# Decals or Stickers?



## Nuttin But Flyer (Dec 19, 2011)

A couple of my diesel engines and some rolling stock are in need of new markings. Some places offer water-based decals while others offer stick-on. I have no clue which would be better, but have always felt I should try to use what was originally used by Gilbert. Does anyone out there have an idea which is better or which should never be used? Any opinions are welcome here as I want the best for my babies.


----------



## Reckers (Oct 11, 2009)

I believe Gilbert used paint and stamps: someone correct me if I'm wrong. That said, I'd say use either the cheaper of the two, or the one you're more talented with. If historical accuracy is important to you, it's possible to order the stamps, though.


----------



## flyernut (Oct 31, 2010)

Reckers said:


> I believe Gilbert used paint and stamps: someone correct me if I'm wrong. That said, I'd say use either the cheaper of the two, or the one you're more talented with.
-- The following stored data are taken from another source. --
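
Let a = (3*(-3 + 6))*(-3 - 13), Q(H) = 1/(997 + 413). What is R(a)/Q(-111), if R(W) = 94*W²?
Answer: 2748349440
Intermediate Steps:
Q(H) = 1/1410
a = -144 (a = (3*3)*(-16) = 9*(-16) = -144)
R(a)/Q(-111) = (94*(-144)²)/(1/1410) = (94*20736)*1410 = 1949184*1410 = 2748349440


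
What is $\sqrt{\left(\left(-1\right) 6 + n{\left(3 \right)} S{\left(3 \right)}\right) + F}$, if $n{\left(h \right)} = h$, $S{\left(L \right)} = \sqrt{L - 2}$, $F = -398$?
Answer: $i \sqrt{401} \approx 20.025 i$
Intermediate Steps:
$S{\left(L \right)} = \sqrt{-2 + L}$
$\sqrt{\left(\left(-1\right) 6 + n{\left(3 \right)} S{\left(3 \right)}\right) + F} = \sqrt{\left(\left(-1\right) 6 + 3 \sqrt{-2 + 3}\right) - 398} = \sqrt{\left(-6 + 3 \sqrt{1}\right) - 398} = \sqrt{\left(-6 + 3 \cdot 1\right) - 398} = \sqrt{\left(-6 + 3\right) - 398} = \sqrt{-3 - 398} = \sqrt{-401} = i \sqrt{401}$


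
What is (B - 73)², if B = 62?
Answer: 121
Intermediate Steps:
(B - 73)² = (62 - 73)² = (-11)² = 121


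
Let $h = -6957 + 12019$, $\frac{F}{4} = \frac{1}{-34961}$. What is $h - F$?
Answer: $\frac{176972586}{34961} \approx 5062.0$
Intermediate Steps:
$F = - \frac{4}{34961}$ ($F = \frac{4}{-34961} = 4 \left(- \frac{1}{34961}\right) = - \frac{4}{34961} \approx -0.00011441$)
$h = 5062$
$h - F = 5062 - - \frac{4}{34961} = 5062 + \frac{4}{34961} = \frac{176972586}{34961}$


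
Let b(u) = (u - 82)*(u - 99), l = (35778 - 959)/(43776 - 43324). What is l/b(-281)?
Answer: 34819/62348880 ≈ 0.00055845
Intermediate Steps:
l = 34819/452 ≈ 77.033
b(u) = (-99 + u)*(-82 + u) (b(u) = (-82 + u)*(-99 + u) = (-99 + u)*(-82 + u))
l/b(-281) = 34819/(452*(8118 + (-281)**2 - 181*(-281))) = 34819/(452*(8118 + 78961 + 50861)) = (34819/452)/137940 = (34819/452)*(1/137940) = 34819/62348880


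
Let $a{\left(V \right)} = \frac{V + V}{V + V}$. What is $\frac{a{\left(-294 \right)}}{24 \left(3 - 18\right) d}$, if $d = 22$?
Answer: $- \frac{1}{7920} \approx -0.00012626$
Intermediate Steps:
$a{\left(V \right)} = 1$ ($a{\left(V \right)} = \frac{2 V}{2 V} = 2 V \frac{1}{2 V} = 1$)
$\frac{a{\left(-294 \right)}}{24 \left(3 - 18\right) d} = 1 \frac{1}{24 \left(3 - 18\right) 22} = 1 \frac{1}{24 \left(-15\right) 22} = 1 \frac{1}{\left(-360\right) 22} = 1 \frac{1}{-7920} = 1 \left(- \frac{1}{7920}\right) = - \frac{1}{7920}$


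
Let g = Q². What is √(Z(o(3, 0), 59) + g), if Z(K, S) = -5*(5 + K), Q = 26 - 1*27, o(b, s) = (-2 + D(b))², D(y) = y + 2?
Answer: I*√69 ≈ 8.3066*I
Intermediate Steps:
D(y) = 2 + y
o(b, s) = b² (o(b, s) = (-2 + (2 + b))² = b²)
Q = -1 (Q = 26 - 27 = -1)
Z(K, S) = -25 - 5*K
g = 1 (g = (-1)² = 1)
√(Z(o(3, 0), 59) + g) = √((-25 - 5*3²) + 1) = √((-25 - 5*9) + 1) = √((-25 - 45) + 1) = √(-70 + 1) = √(-69) = I*√69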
If historical accuracy is important to you, it's possible to order the stamps, though.


Stamps are available, but they take a lot of practice to get it right. I was so frustrated with my stamps I put them on ebay. Let someone else get an ulcer.


----------



## Reckers (Oct 11, 2009)

I can relate: trying to get that lil bugger perfectly horizontal would drive me nuts! I'd go decal, if I were doing it.


----------